Core–Shell Chitosan Cobalt Ferrite Nanoparticles for Ultrasensitive Simultaneous Voltammetric Determination of Pb(II) and Cd(II)

In water samples from industrial regions, the presence of highly toxic and nonbiodegradable heavy metal ions (HMI) poses a significant threat to environmental quality. While analytical methods based on mercury electrodes are widely recognized for their high performance in the sensitive and selective quantification of various metal contaminants, the development of environmentally friendly strategies for the voltammetric determination of HMI remains a formidable challenge. In this study, we propose a material utilizing small-size chitosan (CTS) cobalt ferrite core–shell nanoparticles (CoFe2O4@CTS) as an electrode modifier for the simultaneous voltammetric determination of Pb(II) and Cd(II).
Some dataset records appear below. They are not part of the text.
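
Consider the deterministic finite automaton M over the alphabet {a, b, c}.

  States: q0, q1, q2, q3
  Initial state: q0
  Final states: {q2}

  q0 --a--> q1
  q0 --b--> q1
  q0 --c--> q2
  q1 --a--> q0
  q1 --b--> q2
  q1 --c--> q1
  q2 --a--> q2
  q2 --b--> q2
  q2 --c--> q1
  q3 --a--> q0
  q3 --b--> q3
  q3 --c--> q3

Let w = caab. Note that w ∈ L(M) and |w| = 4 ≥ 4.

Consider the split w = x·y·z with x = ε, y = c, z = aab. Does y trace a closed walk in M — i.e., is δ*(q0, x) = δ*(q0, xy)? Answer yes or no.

no

Run of M on the first 1 characters of w = c:
  step 0: q0  (start)
  step 1: q2  (read c: q0→q2)

After x (step 0): q0. After xy (step 1): q2.
They differ (q0 ≠ q2), so y is not a cycle from the state after x; this split is not the one the pumping-lemma construction produces, and pumping y need not keep the string in L(M).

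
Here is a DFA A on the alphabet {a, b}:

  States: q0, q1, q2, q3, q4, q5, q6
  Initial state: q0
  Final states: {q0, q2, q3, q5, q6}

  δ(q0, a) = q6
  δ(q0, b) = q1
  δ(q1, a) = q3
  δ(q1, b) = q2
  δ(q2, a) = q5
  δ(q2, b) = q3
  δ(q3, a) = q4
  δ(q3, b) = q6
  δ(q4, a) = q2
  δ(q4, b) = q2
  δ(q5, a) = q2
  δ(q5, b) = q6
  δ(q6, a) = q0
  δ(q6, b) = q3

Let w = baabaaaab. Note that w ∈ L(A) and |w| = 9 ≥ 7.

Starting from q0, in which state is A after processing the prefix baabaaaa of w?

State sequence: q0 -b-> q1 -a-> q3 -a-> q4 -b-> q2 -a-> q5 -a-> q2 -a-> q5 -a-> q2

After reading 8 characters, A is in state q2.
(This kind of state-tracing is the core of the pumping-lemma construction: with 7 states, pigeonhole forces a repeat within the first 7 steps.)

q2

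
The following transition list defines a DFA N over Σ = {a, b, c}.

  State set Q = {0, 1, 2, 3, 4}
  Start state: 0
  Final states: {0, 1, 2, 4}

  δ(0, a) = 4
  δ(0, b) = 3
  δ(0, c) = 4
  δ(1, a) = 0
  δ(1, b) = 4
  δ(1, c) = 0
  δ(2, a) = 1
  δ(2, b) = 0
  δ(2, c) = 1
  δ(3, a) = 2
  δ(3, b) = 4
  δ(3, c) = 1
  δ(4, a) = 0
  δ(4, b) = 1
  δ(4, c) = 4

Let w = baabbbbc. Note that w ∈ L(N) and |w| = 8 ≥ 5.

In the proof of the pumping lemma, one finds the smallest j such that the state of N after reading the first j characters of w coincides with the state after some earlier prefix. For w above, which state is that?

1

State sequence: 0 -b-> 3 -a-> 2 -a-> 1 -b-> 4 -b-> 1 -b-> 4 -b-> 1 -c-> 0
First repeat at step 5: 1 was already visited.

The earliest repeat is at step j = 5: N is in 1, which it already visited at step i = 3.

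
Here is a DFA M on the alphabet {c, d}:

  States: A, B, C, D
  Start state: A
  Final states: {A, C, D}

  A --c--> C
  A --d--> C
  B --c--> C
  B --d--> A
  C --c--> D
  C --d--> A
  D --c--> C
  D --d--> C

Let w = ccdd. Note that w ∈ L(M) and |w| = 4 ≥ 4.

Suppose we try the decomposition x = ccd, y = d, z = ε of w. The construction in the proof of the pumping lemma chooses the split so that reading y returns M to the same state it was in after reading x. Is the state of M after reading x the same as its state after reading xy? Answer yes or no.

no

State sequence: A -c-> C -c-> D -d-> C -d-> A

After x (step 3): C. After xy (step 4): A.
They differ (C ≠ A), so y is not a cycle from the state after x; this split is not the one the pumping-lemma construction produces, and pumping y need not keep the string in L(M).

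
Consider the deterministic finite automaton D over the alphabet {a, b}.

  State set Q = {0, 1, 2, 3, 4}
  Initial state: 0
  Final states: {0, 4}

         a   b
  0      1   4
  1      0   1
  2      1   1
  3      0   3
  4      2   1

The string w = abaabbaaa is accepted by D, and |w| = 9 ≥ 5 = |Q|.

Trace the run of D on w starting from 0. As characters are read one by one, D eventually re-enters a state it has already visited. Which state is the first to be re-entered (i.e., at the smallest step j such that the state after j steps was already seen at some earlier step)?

Run of D on w = a b a a b b a a a:
  step 0: 0  (start)
  step 1: 1  (read a: 0→1)
  step 2: 1  (read b: 1→1)   ← first repeat (1 seen earlier)
  step 3: 0  (read a: 1→0)
  step 4: 1  (read a: 0→1)
  step 5: 1  (read b: 1→1)
  step 6: 1  (read b: 1→1)
  step 7: 0  (read a: 1→0)
  step 8: 1  (read a: 0→1)
  step 9: 0  (read a: 1→0)

The earliest repeat is at step j = 2: D is in 1, which it already visited at step i = 1.
With |Q| = 5, pigeonhole forces a state repeat no later than step 5; the substring read between the first and second visits to that state can be pumped.

1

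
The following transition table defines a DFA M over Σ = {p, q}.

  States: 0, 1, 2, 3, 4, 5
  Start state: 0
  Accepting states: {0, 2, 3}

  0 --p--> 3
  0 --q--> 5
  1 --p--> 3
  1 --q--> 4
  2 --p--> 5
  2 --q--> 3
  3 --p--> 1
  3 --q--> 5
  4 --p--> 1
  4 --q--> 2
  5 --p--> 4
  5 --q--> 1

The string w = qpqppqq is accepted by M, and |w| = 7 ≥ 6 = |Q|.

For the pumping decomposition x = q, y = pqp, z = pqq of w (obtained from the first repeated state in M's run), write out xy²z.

xy^2z = q·pqp·pqp·pqq = qpqppqppqq.
Reading y = pqp takes M from 5 back to 5, so after x·y·y the machine is still in 5, and z then leads to the accepting state 3. Hence qpqppqppqq ∈ L(M).

qpqppqppqq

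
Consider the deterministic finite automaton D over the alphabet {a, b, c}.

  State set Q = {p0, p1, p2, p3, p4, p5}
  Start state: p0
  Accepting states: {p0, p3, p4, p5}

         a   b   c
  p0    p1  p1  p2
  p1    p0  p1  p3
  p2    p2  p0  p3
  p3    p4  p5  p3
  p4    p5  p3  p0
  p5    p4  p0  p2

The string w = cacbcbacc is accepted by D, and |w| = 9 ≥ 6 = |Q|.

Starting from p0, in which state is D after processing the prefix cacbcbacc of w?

p3

State sequence: p0 -c-> p2 -a-> p2 -c-> p3 -b-> p5 -c-> p2 -b-> p0 -a-> p1 -c-> p3 -c-> p3

After reading 9 characters, D is in state p3.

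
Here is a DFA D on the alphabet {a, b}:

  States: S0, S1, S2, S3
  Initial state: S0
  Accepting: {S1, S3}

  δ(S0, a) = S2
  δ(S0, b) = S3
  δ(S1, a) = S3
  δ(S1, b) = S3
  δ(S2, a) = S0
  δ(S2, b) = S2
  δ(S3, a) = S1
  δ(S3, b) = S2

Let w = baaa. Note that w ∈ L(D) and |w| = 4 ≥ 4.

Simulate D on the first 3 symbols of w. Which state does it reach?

Run of D on the first 3 characters of w = b a a:
  step 0: S0  (start)
  step 1: S3  (read b: S0→S3)
  step 2: S1  (read a: S3→S1)
  step 3: S3  (read a: S1→S3)

After reading 3 characters, D is in state S3.

S3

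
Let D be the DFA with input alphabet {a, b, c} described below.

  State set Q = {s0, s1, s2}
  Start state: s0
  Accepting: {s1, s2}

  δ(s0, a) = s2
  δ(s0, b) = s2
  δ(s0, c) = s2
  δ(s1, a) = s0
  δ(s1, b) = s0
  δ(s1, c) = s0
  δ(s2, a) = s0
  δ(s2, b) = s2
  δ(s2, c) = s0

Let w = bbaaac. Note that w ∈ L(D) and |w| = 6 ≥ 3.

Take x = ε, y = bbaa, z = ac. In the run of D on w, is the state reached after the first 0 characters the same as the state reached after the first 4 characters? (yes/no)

State sequence: s0 -b-> s2 -b-> s2 -a-> s0 -a-> s2

After x (step 0): s0. After xy (step 4): s2.
They differ (s0 ≠ s2), so y is not a cycle from the state after x; this split is not the one the pumping-lemma construction produces, and pumping y need not keep the string in L(D).

no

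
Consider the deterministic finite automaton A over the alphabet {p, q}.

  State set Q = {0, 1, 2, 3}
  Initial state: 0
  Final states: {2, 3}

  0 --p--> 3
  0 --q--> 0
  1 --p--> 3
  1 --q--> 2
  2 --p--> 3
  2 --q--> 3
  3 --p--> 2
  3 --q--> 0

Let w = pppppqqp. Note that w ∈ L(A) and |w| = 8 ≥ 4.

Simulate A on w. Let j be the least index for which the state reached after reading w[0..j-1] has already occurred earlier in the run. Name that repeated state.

State sequence: 0 -p-> 3 -p-> 2 -p-> 3 -p-> 2 -p-> 3 -q-> 0 -q-> 0 -p-> 3
First repeat at step 3: 3 was already visited.

The earliest repeat is at step j = 3: A is in 3, which it already visited at step i = 1.
The DFA has 4 states, so the proof of the pumping lemma guarantees a repeated state among the first 4+1 visited; the segment between the two visits is the pumpable y.

3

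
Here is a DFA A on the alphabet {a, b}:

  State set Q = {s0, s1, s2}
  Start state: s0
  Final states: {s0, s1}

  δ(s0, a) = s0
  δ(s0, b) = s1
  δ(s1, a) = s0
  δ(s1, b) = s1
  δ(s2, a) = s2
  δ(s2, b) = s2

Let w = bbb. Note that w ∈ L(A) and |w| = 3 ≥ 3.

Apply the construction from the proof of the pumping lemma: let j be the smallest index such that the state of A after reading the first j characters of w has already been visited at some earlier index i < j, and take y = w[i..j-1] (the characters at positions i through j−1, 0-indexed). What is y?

b

State sequence: s0 -b-> s1 -b-> s1 -b-> s1
First repeat at step 2: s1 was already visited.

So i = 1, j = 2, giving x = w[0:1] = b, y = w[1:2] = b, z = w[2:3] = b.
Check: |xy| = 2 ≤ 3 and |y| = 1 ≥ 1. Reading y takes A from s1 back to s1, so every xyⁱz is accepted.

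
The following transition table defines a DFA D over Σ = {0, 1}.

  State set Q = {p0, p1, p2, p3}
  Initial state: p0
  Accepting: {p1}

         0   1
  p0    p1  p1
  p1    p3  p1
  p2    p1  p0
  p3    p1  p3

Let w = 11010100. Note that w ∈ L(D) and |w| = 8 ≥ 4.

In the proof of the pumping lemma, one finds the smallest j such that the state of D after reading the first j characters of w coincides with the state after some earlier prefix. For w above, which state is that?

State sequence: p0 -1-> p1 -1-> p1 -0-> p3 -1-> p3 -0-> p1 -1-> p1 -0-> p3 -0-> p1
First repeat at step 2: p1 was already visited.

The earliest repeat is at step j = 2: D is in p1, which it already visited at step i = 1.
Since D has 4 states, any run of length ≥ 4 visits 4+1 states, so by pigeonhole some state repeats within the first 4 steps — that repeat gives the pumpable loop.

p1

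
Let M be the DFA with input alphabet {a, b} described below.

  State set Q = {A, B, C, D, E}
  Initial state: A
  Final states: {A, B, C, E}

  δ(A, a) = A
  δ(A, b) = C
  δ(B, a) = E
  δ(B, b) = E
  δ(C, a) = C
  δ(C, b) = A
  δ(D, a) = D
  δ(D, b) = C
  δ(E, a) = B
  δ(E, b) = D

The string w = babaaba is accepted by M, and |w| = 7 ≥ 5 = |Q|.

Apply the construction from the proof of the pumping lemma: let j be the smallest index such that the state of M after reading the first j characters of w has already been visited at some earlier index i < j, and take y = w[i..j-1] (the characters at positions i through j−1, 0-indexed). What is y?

Run of M on w = b a b a a b a:
  step 0: A  (start)
  step 1: C  (read b: A→C)
  step 2: C  (read a: C→C)   ← first repeat (C seen earlier)
  step 3: A  (read b: C→A)
  step 4: A  (read a: A→A)
  step 5: A  (read a: A→A)
  step 6: C  (read b: A→C)
  step 7: C  (read a: C→C)

So i = 1, j = 2, giving x = w[0:1] = b, y = w[1:2] = a, z = w[2:7] = baaba.
Check: |xy| = 2 ≤ 5 and |y| = 1 ≥ 1. Reading y takes M from C back to C, so every xyⁱz is accepted.
With |Q| = 5, pigeonhole forces a state repeat no later than step 5; the substring read between the first and second visits to that state can be pumped.

a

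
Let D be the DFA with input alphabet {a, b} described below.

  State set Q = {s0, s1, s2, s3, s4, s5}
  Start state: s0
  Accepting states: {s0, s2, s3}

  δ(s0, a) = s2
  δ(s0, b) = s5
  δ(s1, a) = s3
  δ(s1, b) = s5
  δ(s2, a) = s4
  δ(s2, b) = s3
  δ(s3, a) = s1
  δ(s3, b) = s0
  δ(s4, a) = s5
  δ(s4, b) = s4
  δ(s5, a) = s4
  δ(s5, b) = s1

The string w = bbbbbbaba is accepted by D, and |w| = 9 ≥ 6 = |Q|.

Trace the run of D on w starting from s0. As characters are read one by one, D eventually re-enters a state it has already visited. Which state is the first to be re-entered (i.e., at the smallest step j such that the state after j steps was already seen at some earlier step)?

State sequence: s0 -b-> s5 -b-> s1 -b-> s5 -b-> s1 -b-> s5 -b-> s1 -a-> s3 -b-> s0 -a-> s2
First repeat at step 3: s5 was already visited.

The earliest repeat is at step j = 3: D is in s5, which it already visited at step i = 1.

s5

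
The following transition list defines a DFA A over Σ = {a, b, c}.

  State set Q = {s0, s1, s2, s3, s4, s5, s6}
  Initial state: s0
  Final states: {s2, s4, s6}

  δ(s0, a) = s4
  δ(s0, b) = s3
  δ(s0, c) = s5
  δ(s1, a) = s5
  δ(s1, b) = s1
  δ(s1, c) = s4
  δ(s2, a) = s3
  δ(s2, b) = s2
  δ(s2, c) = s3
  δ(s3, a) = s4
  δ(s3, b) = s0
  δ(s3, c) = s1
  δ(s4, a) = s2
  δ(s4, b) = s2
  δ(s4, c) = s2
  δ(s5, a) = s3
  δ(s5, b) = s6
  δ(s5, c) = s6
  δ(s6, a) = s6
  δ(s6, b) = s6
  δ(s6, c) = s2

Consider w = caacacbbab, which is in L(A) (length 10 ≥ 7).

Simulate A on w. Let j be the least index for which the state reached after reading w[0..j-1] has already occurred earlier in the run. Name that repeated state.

Run of A on w = c a a c a c b b a b:
  step 0: s0  (start)
  step 1: s5  (read c: s0→s5)
  step 2: s3  (read a: s5→s3)
  step 3: s4  (read a: s3→s4)
  step 4: s2  (read c: s4→s2)
  step 5: s3  (read a: s2→s3)   ← first repeat (s3 seen earlier)
  step 6: s1  (read c: s3→s1)
  step 7: s1  (read b: s1→s1)
  step 8: s1  (read b: s1→s1)
  step 9: s5  (read a: s1→s5)
  step 10: s6  (read b: s5→s6)

The earliest repeat is at step j = 5: A is in s3, which it already visited at step i = 2.
With |Q| = 7, pigeonhole forces a state repeat no later than step 7; the substring read between the first and second visits to that state can be pumped.

s3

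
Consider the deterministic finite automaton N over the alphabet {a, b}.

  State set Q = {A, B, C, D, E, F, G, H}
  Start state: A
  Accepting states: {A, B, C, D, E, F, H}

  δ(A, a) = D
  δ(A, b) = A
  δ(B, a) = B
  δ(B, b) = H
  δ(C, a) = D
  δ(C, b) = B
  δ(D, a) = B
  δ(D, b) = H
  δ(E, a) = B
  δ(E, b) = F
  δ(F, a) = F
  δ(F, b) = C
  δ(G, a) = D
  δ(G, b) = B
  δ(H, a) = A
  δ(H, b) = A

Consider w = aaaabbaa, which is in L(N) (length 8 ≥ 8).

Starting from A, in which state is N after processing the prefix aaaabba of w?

State sequence: A -a-> D -a-> B -a-> B -a-> B -b-> H -b-> A -a-> D

After reading 7 characters, N is in state D.

D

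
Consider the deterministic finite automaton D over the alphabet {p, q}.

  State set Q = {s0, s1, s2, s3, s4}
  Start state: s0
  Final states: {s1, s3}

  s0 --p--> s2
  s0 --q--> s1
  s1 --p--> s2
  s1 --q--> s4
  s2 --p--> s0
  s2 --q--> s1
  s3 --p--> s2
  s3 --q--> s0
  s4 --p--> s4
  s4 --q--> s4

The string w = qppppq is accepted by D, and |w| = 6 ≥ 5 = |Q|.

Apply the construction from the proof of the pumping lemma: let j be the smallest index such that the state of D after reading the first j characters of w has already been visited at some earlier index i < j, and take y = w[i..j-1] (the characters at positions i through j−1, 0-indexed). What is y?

Run of D on w = q p p p p q:
  step 0: s0  (start)
  step 1: s1  (read q: s0→s1)
  step 2: s2  (read p: s1→s2)
  step 3: s0  (read p: s2→s0)   ← first repeat (s0 seen earlier)
  step 4: s2  (read p: s0→s2)
  step 5: s0  (read p: s2→s0)
  step 6: s1  (read q: s0→s1)

So i = 0, j = 3, giving x = w[0:0] = ε, y = w[0:3] = qpp, z = w[3:6] = ppq.
Check: |xy| = 3 ≤ 5 and |y| = 3 ≥ 1. Reading y takes D from s0 back to s0, so every xyⁱz is accepted.

qpp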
The magnetic nanoparticles were synthesized using the solvothermal method and characterized using various techniques to explore their crystalline structure, magnetic properties, and chemical composition. The resulting electrochemical sensor, CoFe2O4@CTS/GCE, was generated through a one-step modification of a glassy carbon electrode (GCE). Utilizing differential pulse adsorptive stripping voltammetry (DPAdSV), our proposed sensor exhibited high sensitivity, with low limits of detection (LOD) values of 0.04 and 0.31 μg L–1 (Ed = −1.0 V; td = 90 s) for lead and cadmium, respectively. The exceptional sensitivity observed is indicative of interactions between HMI and CTS amine groups, leading to the effective preconcentration of the analytes. Furthermore, our sensor demonstrated excellent selectivity with an interference response below 8.93% for Pb(II) and 20% for Cd(II). Accuracy was evaluated using SRM 1643e (NIST). The application of green analytical chemistry (GAC) metrics resulted in a score of 0.91, highlighting the environmentally conscious aspects of our methodology.